How to schedule meetings with your creative team

Author: Laura Lynch
Laura Lynch
Director of Marketing

conceptual representation of creative process among a team of coworkers

Schedule meetings with your creative team that help–rather than hinder­–productivity.

Creatives are notorious for their deep and abiding hatred of meetings. For most of us, they come as a disruption: something that occupies a lot of our time, but which prevents us from really getting to work and being productive.

Yet, we all know that we can’t avoid meetings entirely. Yes, we can probably cut many of them from our schedule and chop the time we devote to the remainder in half. But we will all acknowledge, however grudgingly, that some meetings are necessary. So how can you better schedule meetings with your creative team that feel productive rather than burdensome?

Let’s start by understanding how your creative team views time and interruption.

Understand the difference between the maker’s schedule and the manager’s schedule.

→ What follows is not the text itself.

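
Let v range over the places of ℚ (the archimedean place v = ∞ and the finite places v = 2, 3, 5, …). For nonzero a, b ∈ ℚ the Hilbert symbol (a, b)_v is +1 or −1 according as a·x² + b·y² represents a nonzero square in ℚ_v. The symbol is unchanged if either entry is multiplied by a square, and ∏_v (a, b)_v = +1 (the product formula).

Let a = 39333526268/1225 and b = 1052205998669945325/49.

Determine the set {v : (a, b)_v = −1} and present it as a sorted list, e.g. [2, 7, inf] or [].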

Our creative lead, Ian, linked me to this article the other day from programmer Paul Graham about the difference between the maker’s schedule and the manager’s schedule. It’s brilliant, and struck a chord that probably all creatives feel when they see a meeting pop up on their schedule for the day.

Essentially, those of us who make things (writers, designers, programmers, etc.) need large blocks of uninterrupted time to work effectively. Interruptions cost us dear, and that’s exactly what most meetings are: an interruption in the middle of an otherwise productive block of time.

The creative process requires momentum. Our initial inertia comes from having to orient ourselves toward the project at hand. We may need to open and review several documents to remember where we last left off or remind ourselves of our ultimate objective. We need time to build up some steam. But once we get going, the sheer force of our creative effort propels us forward.

Once we hit that groove, we want to keep plowing forward. Meetings disrupt it.

Keep your meetings focused on the work at hand.

Most creatives feel frustrated by meetings because they take time away from work. We can bounce around some ideas, coordinate our processes, and establish some deadlines, but at a certain point (usually after about 15 minutes) we start to feel restless. We’re trying to pay attention, but in our heads we’re thinking OK, great chat, let me go put some of these ideas into practice.

That’s some great work ethic which you want to reward, rather than restrain. So don’t waste any time in your meetings. Get to the point:

  • Set an agenda
  • Finish with concrete next steps
  • End on time

This type of hyper-focus can fuel your team’s creative drive rather than hinder it. It does so by keeping your creative team in the zone. According to Gloria Mark, Professor in the Department of Informatics at the University of California, Irvine:

If you’re working on task A and somebody comes in and interrupts you about exactly that task people report that’s very positive and helps them think about task A.

Use this to your advantage by having your meetings align with your creative team’s project of the day. Instead of having a rambling, hour-long meeting where you skip over four or five different topics, find out what the priority of the day is for your creative team and schedule a 15-mintue meeting to talk about only that. Save the other topics for when your team is ready to work on them.

Schedule meetings with your creative team at the beginning or end of the day.

When a meeting comes in the middle of a work day, say at 11:00 in the morning or 3:00 in the afternoon, it derails the creative process. Studies show that it takes over twenty minutes to recover from an interruption, and again: your creative team will almost inevitably view your meeting in that light.

So instead of disrupting your team’s creative momentum, schedules your meetings to bookend their day so that you maximize their periods of interruption-free time. And avoid above all the temptation to pull your creative team into unscheduled meetings, or to bring them along to ones where their presence is not absolutely critical.

Remember: all your creative team wants is to get their work done. Your company will be most productive if you just leave them to it.